SAP BW - optimization with distinct count, or "how to count my clients"

Before HANA, exception aggregations in SAP BW more frequently posed a challenge at runtime, this also applying to the distinct count operation. This operation is used, for example, to obtain a customer count from orders.

Earlier, distinct count operations were often implemented as follows:  A calculated key figure with a value of 1 was established, and additions then performed via exception aggregation. However, what worked well in environments without HANA currently causes the pushdown to stop functioning. This can prevent calculations from being optimally performed, depending on settings.

A solution is therefore required for HANA environments: Accordingly, let us concentrate next on optimal implementation of distinct count with business warehouse on HANA or BW/4HANA.

Settings in the query

The function is already integrated as exception aggregation in SAP BW, and can be enabled directly for key figures or queries involving previously calculated key figures. This ensures selection of the optimal execution plan. Because we want to count occurrences in data pertaining to an InfoObject (for example, our customers in orders), the InfoObject to be counted must be selected. The procedure in BW-MT is as follows:7

The execution plan

For optimal execution of distinct count, the data model must be prepared in the next step in order to prevent unnecessary operations involving the database. This is of relevance in ensuring optimum utilization of database features, especially in the case of storage inside in-memory databases using column store. It applies across database types to products from a variety of manufacturers, and reflects systemic behaviour. 

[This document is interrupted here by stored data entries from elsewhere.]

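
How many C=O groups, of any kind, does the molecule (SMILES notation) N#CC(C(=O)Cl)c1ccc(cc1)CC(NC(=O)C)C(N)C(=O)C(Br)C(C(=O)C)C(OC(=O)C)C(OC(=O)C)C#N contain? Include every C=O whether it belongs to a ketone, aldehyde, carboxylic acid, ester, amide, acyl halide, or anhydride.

CH(COCl): acyl halide, 1 C=O (running total 1).
CH(NHCOCH3): amide, 1 C=O (running total 2).
CO: ketone, 1 C=O (running total 3).
CH(COCH3): ketone, 1 C=O (running total 4).
CH(OCOCH3): ester, 1 C=O (running total 5).
CH(OCOCH3): ester, 1 C=O (running total 6).

6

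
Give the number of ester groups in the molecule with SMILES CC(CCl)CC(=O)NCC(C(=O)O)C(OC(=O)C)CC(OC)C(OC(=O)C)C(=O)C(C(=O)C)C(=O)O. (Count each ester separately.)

Taking each segment in turn:
  CH(CH2Cl): pendant –CH2X: halogen on sp³ carbon → alkyl halide.
  CH2CONHCH2: –C(=O)–N– linkage → amide (the N is not an amine).
  CH(COOH): pendant –COOH: carbonyl C bonded to C and –OH → carboxylic acid.
  CH(OCOCH3): pendant –OC(=O)CH3: an acyloxy group → ester.
  CH(OCH3): pendant –OCH3: C–O–C with sp³ C, no adjacent C=O → ether.
  CH(OCOCH3): pendant –OC(=O)CH3: an acyloxy group → ester.
  CO: –C(=O)– with carbon on both sides → ketone.
  CH(COCH3): pendant –COCH3: carbonyl C bonded to two carbons → ketone.
  COOH: –COOH: carbonyl C bonded to –OH and C → carboxylic acid (the –OH is not a separate alcohol).
Ester appears at: CH(OCOCH3), CH(OCOCH3) → 2.

2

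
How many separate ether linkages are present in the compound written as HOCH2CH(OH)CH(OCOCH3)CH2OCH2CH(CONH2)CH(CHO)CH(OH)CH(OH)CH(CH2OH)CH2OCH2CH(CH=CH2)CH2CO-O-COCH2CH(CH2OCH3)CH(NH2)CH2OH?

Taking each segment in turn:
  HOCH2: HO– on an sp³ carbon → alcohol.
  CH(OH): –OH on an sp³ carbon → alcohol (secondary).
  CH(OCOCH3): pendant –OC(=O)CH3: an acyloxy group → ester.
  CH2OCH2: C–O–C with sp³ carbons on both sides and no adjacent C=O → ether.
  CH(CONH2): pendant –CONH2: carbonyl C bonded to C and N → amide.
  CH(CHO): pendant –CHO: carbonyl C bonded to C and H → aldehyde.
  CH(OH): –OH on an sp³ carbon → alcohol (secondary).
  CH(OH): –OH on an sp³ carbon → alcohol (secondary).
  CH(CH2OH): pendant –CH2OH on an sp³ backbone C → alcohol.
  CH2OCH2: C–O–C with sp³ carbons on both sides and no adjacent C=O → ether.
  CH(CH=CH2): pendant –CH=CH2: C=C double bond → alkene.
  CH2CO-O-COCH2: two acyl groups sharing one oxygen, –C(=O)–O–C(=O)– → anhydride.
  CH(CH2OCH3): pendant –CH2OCH3: C–O–C linkage → ether.
  CH(NH2): –NH2 on an sp³ carbon with no adjacent C=O → amine.
  CH2OH: –OH on an sp³ carbon → alcohol.
Ether appears at: CH2OCH2, CH2OCH2, CH(CH2OCH3) → 3.

3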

Without optimization of the data model, the following objects are needed by the business warehouse to determine customers, and must be considered in the execution plan:

• SID of the InfoObject to be counted
• ADSO with facts

Problem: SIDs of InfoObjects

Because an ADSO contains no SID, a join must be performed on the InfoObject's SID table during execution. This costs a lot of resources, because the column store cannot be fully utilized (column vs. join operation), and increases the runtime in the case of large quantities of master data. This can be neglected if there are only a few characteristics.

To avoid this join operation, ADSO offers a setting for checking master data during loading / activation and SID storage, when an InfoObject is selected in the ADSO dialog (see screenshot below). During activation of the ADSO, the SID value is thus also stored in a separate column, in addition to the characteristic.  This eliminates the need for a join operation, and the distinct count operation can be executed directly on the active table of the ADSO.

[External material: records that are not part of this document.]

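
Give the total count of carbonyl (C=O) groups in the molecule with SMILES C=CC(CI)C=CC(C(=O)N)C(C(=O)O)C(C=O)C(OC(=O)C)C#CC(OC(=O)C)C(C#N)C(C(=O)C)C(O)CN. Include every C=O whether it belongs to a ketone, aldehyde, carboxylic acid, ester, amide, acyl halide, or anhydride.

CH(CONH2): amide, 1 C=O (running total 1).
CH(COOH): carboxylic acid, 1 C=O (running total 2).
CH(CHO): aldehyde, 1 C=O (running total 3).
CH(OCOCH3): ester, 1 C=O (running total 4).
CH(OCOCH3): ester, 1 C=O (running total 5).
CH(COCH3): ketone, 1 C=O (running total 6).

6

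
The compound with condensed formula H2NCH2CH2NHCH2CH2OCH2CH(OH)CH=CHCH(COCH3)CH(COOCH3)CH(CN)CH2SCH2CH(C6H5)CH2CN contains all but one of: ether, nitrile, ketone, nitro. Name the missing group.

ether: present (CH2OCH2 — C–O–C with sp³ carbons on both sides and no adjacent C=O → ether).
nitrile: present (CH(CN) — pendant –C≡N: nitrile).
ketone: present (CH(COCH3) — pendant –COCH3: carbonyl C bonded to two carbons → ketone).
nitro: no segment matches this pattern.

nitro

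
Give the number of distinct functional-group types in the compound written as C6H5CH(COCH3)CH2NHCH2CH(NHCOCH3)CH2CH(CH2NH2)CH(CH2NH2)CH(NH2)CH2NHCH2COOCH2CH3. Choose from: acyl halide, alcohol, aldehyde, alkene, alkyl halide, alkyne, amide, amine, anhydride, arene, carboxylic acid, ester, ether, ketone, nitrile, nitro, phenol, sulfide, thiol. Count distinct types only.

5

Taking each segment in turn:
  C6H5: C6H5– phenyl ring → arene.
  CH(COCH3): pendant –COCH3: carbonyl C bonded to two carbons → ketone.
  CH2NHCH2: C–N–C with sp³ carbons and no adjacent C=O → amine (secondary).
  CH(NHCOCH3): pendant –NHC(=O)CH3: N bonded to a carbonyl → amide (not amine).
  CH(CH2NH2): pendant –CH2NH2: N on sp³ C, no adjacent C=O → amine.
  CH(CH2NH2): pendant –CH2NH2: N on sp³ C, no adjacent C=O → amine.
  CH(NH2): –NH2 on an sp³ carbon with no adjacent C=O → amine.
  CH2NHCH2: C–N–C with sp³ carbons and no adjacent C=O → amine (secondary).
  COOCH2CH3: –C(=O)OCH2CH3: carbonyl C bonded to C and to –OEt → ester.
Distinct types present: amide, amine, arene, ester, ketone.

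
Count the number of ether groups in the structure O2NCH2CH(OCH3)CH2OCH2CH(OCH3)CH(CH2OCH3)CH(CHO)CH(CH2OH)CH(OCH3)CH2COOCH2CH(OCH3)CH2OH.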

In newer Support Packages, this optimization can also be performed using remodeling and the ADSO does not have to be emptied beforehand. In earlier versions, a solution to the content may be necessary. The data operation necessitated by subsequent readout of the SID would also be possible without data deletion. Because the SID columns generally occupy more memory, this setting should not be used universally for all objects, but be applied after careful consideration. Refer to the webinar:  Best Practice – Implementation of SAP BW on HANA).

Problem: Materialization with union operations

Similar to the SID problem, data models/queries across objects can also pose performance problems. This is because the database, in the case of a union for tables (for example, when using a composite provider with multiple objects) must deal with them individually. In the PlanWiz execution plan, this is made evident, for example, by the creation of a temporary table. This places higher demands on the main memory, and also increases the runtime during execution.

Treatment of causes

The "problems" lead to the following execution steps, which would be necessary as well as in other databases:

1. Join of the SIDs
2. GROUP BY from all SIDs of sub-objects, and storage in a temporary table
3. Distinct count on the temporary table

Solution Step 1:

We can simply avoid this by incorporating the SID in the ADSO.

Solution Steps 2 and 3:

The data model must be adapted due to the frequent user queries. For example, if the analytic engine recognizes that an ADSO is not necessary for results, it is not read (pruning). By ensuring that only a single ADSO is used for result determination, we thus optimize the runtime. This be achieved easily with semantic groups in BW/4HANA. The analytical engine needs to know beforehand what an ADSO contains, in order to exclude it. Without this information, it needs to check the content and uses a temporary table. In an example involving a similar problem in practice, a query's overhead comprising 20 GB over a runtime of 30 s could be reduced to 200 MB over 1 s, because only small data quantities needed to be cached by the database.

Design follows function

Optimization of the data model always depends on user queries. Needed therefore are regular reviews of whether the requirements concerning the current analytics processes are still being met. A consideration of this aspect allows the HANA database's performance to fully unfold in conjunction with a BW, and thus satisfy users.